Movie Soapbox’s Take on As Above So Below

I really think Theory Four is the true solution to this movie. But I have to give the amendment that the film’s third act partially squanders what it builds. Dowdle is meticulous and genuinely smart about establishing the moral architecture right up through the mirror scene. Scarlett’s realization, her blood-covered face reflected back at her, is exactly the right image at exactly the right moment. But then the film converts that reckoning into something simpler: think positive thoughts, forgive yourself, and the geometry of hell will reverse itself. The mechanics of the escape feel earned in structure but thin in substance. The diagnosis was precise. The prescription was a fortune cookie. You can feel the moment where a room of people decided the audience needed something hopeful and actionable in the final ten minutes, and you can feel what it cost the film.

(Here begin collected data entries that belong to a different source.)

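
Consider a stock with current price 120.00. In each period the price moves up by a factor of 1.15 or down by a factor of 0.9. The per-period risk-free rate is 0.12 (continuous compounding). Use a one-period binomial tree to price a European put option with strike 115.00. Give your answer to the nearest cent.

Risk-neutral probability p = (e^0.12 − 0.9)/(1.15 − 0.9) = 0.2275/0.2500 = 0.9100
Terminal stock prices: S_u = 138, S_d = 108
Terminal payoffs (K − S): max(-23, 0) = 0, max(7, 0) = 7
Node 0 (S = 120): V_0 = e^(−0.12)·[0.9100·0.0000 + 0.0900·7.0000] = 0.5588

0.56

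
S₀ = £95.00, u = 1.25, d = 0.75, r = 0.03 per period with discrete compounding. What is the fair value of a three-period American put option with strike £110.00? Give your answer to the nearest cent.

Risk-neutral probability p = (1 + 0.03 − 0.75)/(1.25 − 0.75) = 0.2800/0.5000 = 0.5600
Terminal stock prices: S_uuu = 185.5, S_uud = 111.3, S_udd = 66.8, S_ddd = 40.08
Terminal payoffs (K − S): max(-75.55, 0) = 0, max(-1.328, 0) = 0, max(43.2, 0) = 43.2, max(69.92, 0) = 69.92
Node uu (S = 148.4): continuation = 1/1.03·[0.5600·0.0000 + 0.4400·0.0000] = 0.0000; exercise value = 0.0000 ≤ continuation, so V_uu = 0.0000
Node ud (S = 89.06): continuation = 1/1.03·[0.5600·0.0000 + 0.4400·43.2031] = 18.4557; exercise value = 20.9375 > continuation, so V_ud = 20.9375 (exercise)
Node dd (S = 53.44): continuation = 1/1.03·[0.5600·43.2031 + 0.4400·69.9219] = 53.3586; exercise value = 56.5625 > continuation, so V_dd = 56.5625 (exercise)
Node u (S = 118.8): continuation = 1/1.03·[0.5600·0.0000 + 0.4400·20.9375] = 8.9442; exercise value = 0.0000 ≤ continuation, so V_u = 8.9442
Node d (S = 71.25): continuation = 1/1.03·[0.5600·20.9375 + 0.4400·56.5625] = 35.5461; exercise value = 38.7500 > continuation, so V_d = 38.7500 (exercise)
Node 0 (S = 95): continuation = 1/1.03·[0.5600·8.9442 + 0.4400·38.7500] = 21.4163; exercise value = 15.0000 ≤ continuation, so V_0 = 21.4163

£21.42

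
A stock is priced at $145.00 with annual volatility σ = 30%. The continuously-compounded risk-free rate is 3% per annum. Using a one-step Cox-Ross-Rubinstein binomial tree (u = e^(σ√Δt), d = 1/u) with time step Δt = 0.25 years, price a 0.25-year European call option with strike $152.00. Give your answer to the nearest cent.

CRR parameters: u = e^(σ√Δt) = e^(0.3·√0.25) = 1.1618, d = 1/u = 0.8607
Per-period rate: rΔt = 0.03·0.25 = 0.0075, so R = e^0.0075 = 1.0075
Risk-neutral probability p = (e^0.0075 − 0.8607)/(1.1618 − 0.8607) = 0.1468/0.3011 = 0.4876
Terminal stock prices: S_u = 168.5, S_d = 124.8
Terminal payoffs (S − K): max(16.47, 0) = 16.47, max(-27.2, 0) = 0
Node 0 (S = 145): V_0 = e^(−0.0075)·[0.4876·16.4660 + 0.5124·0.0000] = 7.9683

$7.97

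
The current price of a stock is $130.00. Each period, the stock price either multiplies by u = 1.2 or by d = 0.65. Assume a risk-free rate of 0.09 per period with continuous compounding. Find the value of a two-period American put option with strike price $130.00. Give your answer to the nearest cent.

$11.71

Risk-neutral probability p = (e^0.09 − 0.65)/(1.2 − 0.65) = 0.4442/0.5500 = 0.8076
Terminal stock prices: S_uu = 187.2, S_ud = 101.4, S_dd = 54.93
Terminal payoffs (K − S): max(-57.2, 0) = 0, max(28.6, 0) = 28.6, max(75.07, 0) = 75.07
Node u (S = 156): continuation = e^(−0.09)·[0.8076·0.0000 + 0.1924·28.6000] = 5.0293; exercise value = 0.0000 ≤ continuation, so V_u = 5.0293
Node d (S = 84.5): continuation = e^(−0.09)·[0.8076·28.6000 + 0.1924·75.0750] = 34.3111; exercise value = 45.5000 > continuation, so V_d = 45.5000 (exercise)
Node 0 (S = 130): continuation = e^(−0.09)·[0.8076·5.0293 + 0.1924·45.5000] = 11.7132; exercise value = 0.0000 ≤ continuation, so V_0 = 11.7132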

Still. What it is before that moment is remarkable, and the fact that it exists at all, shot in actual catacombs, with a director committed to a genuinely strange psychological thesis inside a found-footage horror wrapper, is the kind of thing that happens because someone moved fast enough that the system didn’t catch it in time. John Erick Dowdle got something real onto the screen. Most films chasing this exact genre slot ended up as a shakier, louder, emptier version of something you’d already seen. This one went somewhere. The ending flinched. The rest of the film did not.